L’arche (Tang Shu-Shuen, 1968)

Sous les Ming, une veuve respectée par sa communauté doit accueillir un militaire dans sa maison où elle vit avec sa mère et sa fille.

Esthétiquement, le film est le cul entre deux chaises. Soutenu par le beau noir et blanc de Subrata Mitra (directeur de la photographie de Satyajit Ray), la mise en scène appuie sur les éléments qui poétisaient des films comme ceux de Mizoguchi avec un emploi abusif du gros plan (notamment sur des feuilles). Cette lourdeur de l’expression amoindrit justement la poésie. La lenteur soporofique va de pair avec quelques audaces de montage qui préfigurent ce que sera le cinéma de Hong-Kong dix ans plus tard. L’arche n’en demeure pas moins un film globalement académique.

Les conspirateurs (Luigi Magni, 1968)

En 1825 à Rome, deux carbonari sont arrêtés pour avoir tenté d’assassiner un mouchard…

Malgré une distribution exceptionnelle et une musique lyrique, morriconienne en diable, de Armando Trovajoli, cette tragicomédie historique est ratée à cause d’une mise en scène faiblarde: l’inexistence à l’écran du décor romain, les artifices théâtraux de l’écriture qui régulièrement ramènent la comédie historique vers le vaudeville, le rythme mou et l’échec quant à la variation des registres ambitionnée (la perpétuelle gravité de Robert Hossein plombe le comique) désintéressent rapidement le spectateur.
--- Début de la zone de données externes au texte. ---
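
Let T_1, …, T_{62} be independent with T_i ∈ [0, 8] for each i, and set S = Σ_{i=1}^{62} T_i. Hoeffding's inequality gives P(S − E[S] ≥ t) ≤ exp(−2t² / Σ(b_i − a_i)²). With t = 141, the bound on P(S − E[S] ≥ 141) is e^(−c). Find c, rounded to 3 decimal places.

Σ(b_i − a_i)² = 62·(8)² = 3968.
c = 2t²/3968 = 2·141²/3968 = 10.0207.

10.021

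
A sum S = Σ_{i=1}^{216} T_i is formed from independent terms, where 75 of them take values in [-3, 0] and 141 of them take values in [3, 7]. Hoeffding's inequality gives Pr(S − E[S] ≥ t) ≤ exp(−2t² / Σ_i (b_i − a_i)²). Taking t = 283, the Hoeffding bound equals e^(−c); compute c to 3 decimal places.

54.650

Σ(b_i − a_i)² = 75·3² + 141·4² = 2931.
c = 2t² / 2931 = 2·283² / 2931 = 54.6496.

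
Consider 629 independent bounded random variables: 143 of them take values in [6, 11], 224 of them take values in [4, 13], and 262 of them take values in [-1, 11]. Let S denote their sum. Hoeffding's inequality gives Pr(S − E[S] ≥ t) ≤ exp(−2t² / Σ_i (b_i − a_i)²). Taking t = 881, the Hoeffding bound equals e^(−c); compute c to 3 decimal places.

Σ(b_i − a_i)² = 143·5² + 224·9² + 262·12² = 59447.
c = 2t² / 59447 = 2·881² / 59447 = 26.1127.

26.113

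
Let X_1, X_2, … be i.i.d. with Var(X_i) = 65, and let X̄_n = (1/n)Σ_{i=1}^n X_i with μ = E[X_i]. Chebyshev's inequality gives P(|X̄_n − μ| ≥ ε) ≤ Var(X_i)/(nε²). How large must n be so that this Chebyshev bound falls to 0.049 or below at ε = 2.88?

160

Require 65/(n·2.88²) ≤ 0.049, i.e. n ≥ 65/(0.049·2.88²) = 159.931.
The smallest integer n is 160.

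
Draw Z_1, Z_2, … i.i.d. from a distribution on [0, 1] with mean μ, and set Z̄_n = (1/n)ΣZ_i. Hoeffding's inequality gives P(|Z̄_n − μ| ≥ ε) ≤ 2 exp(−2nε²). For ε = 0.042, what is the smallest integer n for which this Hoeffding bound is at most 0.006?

1647

Require 2·exp(−2nε²) ≤ 0.006, i.e. 2nε² ≥ ln(2/0.006) = 5.809143.
So n ≥ 5.809143 / (2·0.042²) = 1646.582.
The smallest integer n is 1647.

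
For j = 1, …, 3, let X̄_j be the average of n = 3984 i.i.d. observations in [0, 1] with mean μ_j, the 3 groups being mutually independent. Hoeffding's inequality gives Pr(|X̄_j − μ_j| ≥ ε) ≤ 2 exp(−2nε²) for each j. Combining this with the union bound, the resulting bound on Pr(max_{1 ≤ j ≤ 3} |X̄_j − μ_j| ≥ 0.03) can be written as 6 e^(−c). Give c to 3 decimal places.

7.171

Union bound over the 3 events: Pr(max_{1 ≤ j ≤ 3} |X̄_j − μ_j| ≥ 0.03) ≤ 3·2·exp(−2nε²) = 6 exp(−2·3984·0.03²).
So c = 2·3984·0.03² = 7.1712.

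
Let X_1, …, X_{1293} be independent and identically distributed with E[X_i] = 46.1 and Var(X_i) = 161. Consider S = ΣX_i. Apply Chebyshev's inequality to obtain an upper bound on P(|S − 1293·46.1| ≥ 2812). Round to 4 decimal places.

0.0263

Var(S) = n·Var(X_i) = 1293·161 = 208173.
Chebyshev: P(|S − 1293·46.1| ≥ 2812) ≤ Var(S)/2812² = 208173/7907344 = 0.0263.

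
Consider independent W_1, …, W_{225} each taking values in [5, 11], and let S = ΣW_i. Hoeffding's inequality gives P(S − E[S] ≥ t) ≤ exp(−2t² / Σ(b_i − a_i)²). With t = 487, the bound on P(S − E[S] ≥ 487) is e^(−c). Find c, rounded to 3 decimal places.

58.560

Σ(b_i − a_i)² = 225·(6)² = 8100.
c = 2t²/8100 = 2·487²/8100 = 58.5602.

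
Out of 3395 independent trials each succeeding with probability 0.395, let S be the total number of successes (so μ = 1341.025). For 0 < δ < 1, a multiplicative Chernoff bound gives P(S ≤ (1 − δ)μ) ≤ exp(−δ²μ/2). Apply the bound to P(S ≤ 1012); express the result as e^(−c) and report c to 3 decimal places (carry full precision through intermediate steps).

Write 1012 = (1 − δ)μ, so δ = 1 − 1012/1341.025 = 0.2453534…
Then the exponent is δ²μ/2 = (μ − 1012)²/(2μ) = 40.363696.

40.364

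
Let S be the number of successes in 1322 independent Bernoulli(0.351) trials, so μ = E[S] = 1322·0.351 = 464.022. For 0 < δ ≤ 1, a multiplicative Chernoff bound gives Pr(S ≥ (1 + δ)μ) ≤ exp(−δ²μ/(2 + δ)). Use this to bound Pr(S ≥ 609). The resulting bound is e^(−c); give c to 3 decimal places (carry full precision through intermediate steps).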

L’étrangleur de Boston (Richard Fleischer, 1968)

Au début des années 60, la police de Boston chercher à retrouver un criminel qui étrangle des femmes.

Suremployé, le split-screen a tout d’un gadget fatigant. La narration ne privilégiant aucun point de vue, le spectateur ne sait pas vraiment pourquoi les auteurs se sont piqués de faire un film de ces faits divers monstrueux: l’adresse finale fait office de note d’intention plus que de conclusion. Heureusement, il y a Henry Fonda (le jeu de Tony Curtis est trop chargé).

La femme en ciment (Gordon Douglas, 1968)

Ayant découvert une femme encimentée lors d’une partie de plongée, le détective Tony Rome est à nouveau entraîné dans une sale histoire…

La désinvolture devient du laissez-aller. C’est patent dans la conduite de l’intrigue. Il reste des dialogues toujours aussi amusants et des filles sexy, en tête desquelles Raquel Welch.

Drôle de jeu (Pierre Kast, 1968)

Pendant l’Occupation, un mouvement de résistance communiste est confronté à la capture d’un des siens.

Le seul intérêt du bouquin atrocement didactique de Roger Vailland résidait dans le noeud de l’intrigue qui apparentait son tract communiste aux grands mélodrames romanesques. Malheureusement, pour son adaptation, Pierre Kast a préféré retenir les tirades abondantes et ronflantes du héros que de jouer sur le potentiel tragique du récit. Probablement ce piètre metteur en scène en aurait-il été incapable, tel qu’en témoigne la platitude de son filmage, la grisaille de son image, la neutralité forcenée de ses acteurs (désastreuse influence de Bresson), l’absence totale de souffle dramatique. Pour parachever, précisons que Maurice Garrel n’est pas crédible du tout en libertin.

Maldonne pour un espion (A dandy in aspic, Anthony Mann et Laurence Harvey, 1968)

Un agent du KGB infiltré au MI5 est missionné par ce dernier pour éliminer un agent russe identifié avec son nom.

Le grand Anthony Mann mourut au cours du tournage qui fut achevé par son acteur principal, Laurence Harvey. Cela dit, je ne sais dans quelle mesure ce drame serait responsable du caractère embrouillé et filandreux de la narration comme du kitsch de la réalisation, pleine de zooms intempestifs. L’histoire d’amour avec la jeune photographe jouée par Mia Farrow, pour convenue qu’elle soit, est ce que Maldonne pour un espion contient de plus réussi.